Photo n°1 : Paul Kalipé, chef traditionnel de Vogan

Source : Archives privées de la famille Kalipé[2]

1.2.2. Ses œuvres

Paul Kalipé a fait de Vogan une localité importante du pays ouatchi, réputée pour son marché hebdomadaire qui s’y tient le vendredi et que fréquentent de nombreuses revendeuses à la recherche de certains produits du terroir, comme l’huile de palme, le haricot rouge et surtout le gari ( Le Bris, 1984). La plus grande œuvre qu’on peut retenir de Kalipé est le canal qu’il a fait creuser en 1927  sur instruction de l’administrateur français, sur une distance de 2 km, reliant Vogan à la lagune, de sorte que les pirogues de la lagune puissent arriver jusqu’à Vogan. En cette année de 1927, le Gouverneur de Guise lui a rendu  visite et lui a adressé des compliments en ces termes : « Tu as fait là quelque chose que bien des rois n’ont pas fait »[3].Le chef Kalipé a un trésor qu’il ne montre qu’aux visiteurs de marque comme De Guise. Il porte dans son regard le respect et l’admiration qu’il a de lui-même. Le chef Paul Kalipé est très fier de ses diplômes et de ses médailles aussi (Chroniques anciennes du Togo, No 5, 74).

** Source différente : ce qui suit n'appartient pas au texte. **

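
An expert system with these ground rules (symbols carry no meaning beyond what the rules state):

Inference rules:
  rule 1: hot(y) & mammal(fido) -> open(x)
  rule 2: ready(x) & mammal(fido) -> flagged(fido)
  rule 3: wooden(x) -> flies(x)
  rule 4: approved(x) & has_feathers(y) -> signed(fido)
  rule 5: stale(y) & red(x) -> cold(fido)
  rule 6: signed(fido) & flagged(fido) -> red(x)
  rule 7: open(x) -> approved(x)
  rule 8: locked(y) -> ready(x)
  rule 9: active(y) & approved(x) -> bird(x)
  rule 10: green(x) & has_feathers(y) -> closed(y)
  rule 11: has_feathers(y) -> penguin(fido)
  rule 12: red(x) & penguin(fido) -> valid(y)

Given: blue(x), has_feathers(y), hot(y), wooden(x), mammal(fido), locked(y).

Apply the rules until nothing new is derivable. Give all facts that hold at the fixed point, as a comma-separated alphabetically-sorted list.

Round 1 fires rule 1, rule 3, rule 8, rule 11, giving open(x), flies(x), ready(x), penguin(fido).
Round 2 fires rule 2, rule 7, giving flagged(fido), approved(x).
Round 3 fires rule 4, giving signed(fido).
Round 4 fires rule 6, giving red(x).
Round 5 fires rule 12, giving valid(y).

approved(x), blue(x), flagged(fido), flies(x), has_feathers(y), hot(y), locked(y), mammal(fido), open(x), penguin(fido), ready(x), red(x), signed(fido), valid(y), wooden(x)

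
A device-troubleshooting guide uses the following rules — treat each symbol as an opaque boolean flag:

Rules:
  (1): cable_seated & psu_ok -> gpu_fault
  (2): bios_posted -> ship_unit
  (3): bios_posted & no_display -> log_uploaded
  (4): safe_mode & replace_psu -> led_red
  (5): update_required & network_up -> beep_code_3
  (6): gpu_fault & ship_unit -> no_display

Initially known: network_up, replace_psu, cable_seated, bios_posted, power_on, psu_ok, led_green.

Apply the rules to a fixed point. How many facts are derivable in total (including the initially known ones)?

[1] (1) [cable_seated & psu_ok -> gpu_fault]; (2) [bios_posted -> ship_unit]. ⇒ new: gpu_fault, ship_unit.
[2] (6) [gpu_fault & ship_unit -> no_display]. ⇒ new: no_display.
[3] (3) [bios_posted & no_display -> log_uploaded]. ⇒ new: log_uploaded.
Closure: {bios_posted, cable_seated, gpu_fault, led_green, log_uploaded, network_up, no_display, power_on, psu_ok, replace_psu, ship_unit} — 11 facts.

11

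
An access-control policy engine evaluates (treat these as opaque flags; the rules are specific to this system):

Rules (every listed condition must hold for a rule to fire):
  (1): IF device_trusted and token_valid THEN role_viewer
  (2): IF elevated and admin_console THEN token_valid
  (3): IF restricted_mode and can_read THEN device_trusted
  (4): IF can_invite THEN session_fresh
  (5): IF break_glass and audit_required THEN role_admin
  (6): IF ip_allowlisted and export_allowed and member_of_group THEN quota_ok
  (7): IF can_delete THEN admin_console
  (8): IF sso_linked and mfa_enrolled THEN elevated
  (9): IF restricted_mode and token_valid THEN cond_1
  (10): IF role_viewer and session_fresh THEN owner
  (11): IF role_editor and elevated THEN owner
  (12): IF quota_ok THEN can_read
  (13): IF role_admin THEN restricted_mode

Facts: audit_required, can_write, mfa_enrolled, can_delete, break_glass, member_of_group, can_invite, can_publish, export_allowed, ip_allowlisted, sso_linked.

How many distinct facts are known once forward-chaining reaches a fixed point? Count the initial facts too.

23

Round 1 fires (4), (5), (6), (7), (8), giving session_fresh, role_admin, quota_ok, admin_console, elevated.
Round 2 fires (2), (12), (13), giving token_valid, can_read, restricted_mode.
Round 3 fires (3), (9), giving device_trusted, cond_1.
Round 4 fires (1), giving role_viewer.
Round 5 fires (10), giving owner.
Closure: {admin_console, audit_required, break_glass, can_delete, can_invite, can_publish, can_read, can_write, cond_1, device_trusted, elevated, export_allowed, ip_allowlisted, member_of_group, mfa_enrolled, owner, quota_ok, restricted_mode, role_admin, role_viewer, session_fresh, sso_linked, token_valid} — 23 facts.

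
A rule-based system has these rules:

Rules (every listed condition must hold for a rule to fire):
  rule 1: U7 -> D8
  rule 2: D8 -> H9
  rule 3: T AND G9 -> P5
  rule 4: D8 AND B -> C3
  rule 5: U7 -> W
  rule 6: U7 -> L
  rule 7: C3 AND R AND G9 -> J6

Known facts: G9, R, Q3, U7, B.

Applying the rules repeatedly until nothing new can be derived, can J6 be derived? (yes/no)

Round 1: rule 1 [U7 -> D8]; rule 5 [U7 -> W]; rule 6 [U7 -> L]. Adds D8, W, L.
Round 2: rule 2 [D8 -> H9]; rule 4 [D8 AND B -> C3]. Adds H9, C3.
Round 3: rule 7 [C3 AND R AND G9 -> J6]. Adds J6.
J6 appears in round 3, so it is derivable.

yes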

Disons que les chefs traditionnels qui sont en fait des auxiliaires du  colon, disposaient très peu de marges de manœuvre dans la gestion de leur communauté. Ils tenaient à rendrecompte des faits et gestes des populations à l’administrateur du cercle. Le fait de moindre incident n’échappe guère au contrôle de ce dernier. C’est  ainsi qu’à Vogan le 3 avril 1939, le Chef Paul Kalipé, dans une note adressée au chef de circonscription (Cf. annexe n°1), demanda autorisation de transfert des nommés Ségbon, Aménou et Kagbé qui se sont battus entre eux à la veille.  Le fait qu’il dirigeait la plus  forte population dans le cercle d’Aného en 1947 (46000 hbts[4]), il est qualifié de bon chef dans le compte-rendu de mission de l’inspecteur  des Affaires administratives au commissaire Bourgine[5].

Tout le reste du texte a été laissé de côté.